Aside from Mrs. Arroyo, also charged in a 23-page complaint filed by Chavez were former Department of Foreign Affairs (DFA) Secretary and erstwhile Executive Secretary Alberto Romulo, and former OWWA Administrator Virgilio Angelo.
Chavez said he may also add in the complaint Labor Secretary Rosalinda Baldoz, an Aquino Cabinet member, and former Labor Secretary and CSC chairperson Patricia Sto. Tomas who were members of the OWWA board at the time the transfer of funds were allegedly made.
They were also charged with qualified theft, violation of the Omnibus Election Code and Republic Act No. 6713, otherwise known as the Code of Conduct and Ethical Standards for Public Officials and Employees, and R.A. 3019, or the Anti-Graft Law.
In his complaint, Chavez said that Mrs. Arroyo approved the diversion of some P533,082,446 OWWA Medicare Fund to the PHIC as recommended by Duque.
Duque himself drafted the executive order which was approved by Mrs.

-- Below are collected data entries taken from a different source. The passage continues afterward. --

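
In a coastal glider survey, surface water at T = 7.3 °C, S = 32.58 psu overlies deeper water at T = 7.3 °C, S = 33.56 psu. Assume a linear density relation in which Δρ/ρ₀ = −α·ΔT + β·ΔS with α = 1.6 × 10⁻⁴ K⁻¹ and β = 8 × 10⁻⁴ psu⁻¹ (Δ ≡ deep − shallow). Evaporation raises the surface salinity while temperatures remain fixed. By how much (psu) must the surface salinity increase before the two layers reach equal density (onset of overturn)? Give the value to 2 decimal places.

0.98 psu

Neutral buoyancy requires −α(T_deep − T_surf) + β(S_deep − S_surf′) = 0.
S_surf′ = S_deep − (α/β)·ΔT = 33.56 − (1.6 × 10⁻⁴/8 × 10⁻⁴)·(+0.0) = 33.5600 psu.
Increase required: 33.5600 − 32.58 = 0.9800 psu.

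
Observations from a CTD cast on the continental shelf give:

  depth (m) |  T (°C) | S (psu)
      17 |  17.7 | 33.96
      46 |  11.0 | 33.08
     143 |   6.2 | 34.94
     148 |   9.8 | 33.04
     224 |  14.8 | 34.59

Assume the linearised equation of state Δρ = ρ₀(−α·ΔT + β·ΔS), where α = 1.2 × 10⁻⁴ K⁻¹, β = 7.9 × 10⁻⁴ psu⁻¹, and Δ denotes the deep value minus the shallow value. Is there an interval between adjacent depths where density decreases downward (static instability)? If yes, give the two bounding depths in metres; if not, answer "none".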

Arroyo.
Grace Tan, the new chairperson of the Commission on Audit (COA), disclosed that COA had looked into the transfer of fund but its 2006 report did not find it anomalous.
The President has broad plenary powers to effect the transaction, Tan said of the transfer of funds from OWWA to Philhealth.

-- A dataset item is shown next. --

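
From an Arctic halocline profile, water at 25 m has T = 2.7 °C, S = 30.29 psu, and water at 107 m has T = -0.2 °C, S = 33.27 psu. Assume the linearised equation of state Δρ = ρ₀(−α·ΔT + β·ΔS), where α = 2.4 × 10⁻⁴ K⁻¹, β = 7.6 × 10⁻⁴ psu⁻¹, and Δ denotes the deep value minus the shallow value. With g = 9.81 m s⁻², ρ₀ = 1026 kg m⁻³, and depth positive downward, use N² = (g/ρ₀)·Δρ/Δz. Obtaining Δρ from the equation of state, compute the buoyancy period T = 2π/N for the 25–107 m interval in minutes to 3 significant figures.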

The purpose of the transfer, according to the EO, “will have a significant bearing on 2004 elections and on the President’s desire to provide health insurance to 8-million indigents by the end of 2003.”
“Anyone, of course, is at liberty to stretch the term ‘purpose’ to its ridiculous extremes. But the proposed transfer of hundreds of millions (of pesos) from the OWWA Medicare Fund to the PHIC was redundant if not altogether unnecessary,” the complainant said.
“Clearly, then, respondents are guilty of plunder through the first predicate crime, as the diversion of the said amount had absolutely nothing to do with the intended purposes of the OWWA fund,” Chavez said.
Likewise, Chavez said that Mrs. Arroyo also approved the diversion of some US$ 293,500 or roughly P16.5 million from OWWA funds to finance preparatory activities such as stockpiling and purchase of vehicles for several posts in Lebanon, Jordan, Oman, Bahrain, Egypt and Iran in support of the United States-led war in Iraq.
Quoting the 1987 Philippine Constitution, Chavez pointed out that “all money collected on any tax levied for a special purpose shall be treated as a special fund and paid out for such purpose only.”
Chavez stressed that if the purpose for which a special fund was created has been fulfilled or abandoned, the balance, if any, shall be transferred to the general funds of the government.
In this case, Chavez said that the OWWA fund, by its very nature and express statutory edicts, “is meant for the direct and exclusive benefit of OFWs. Thus…approving said requests for disbursements to be drawn from the OWWA fund, respondents have clearly violated the constitution.”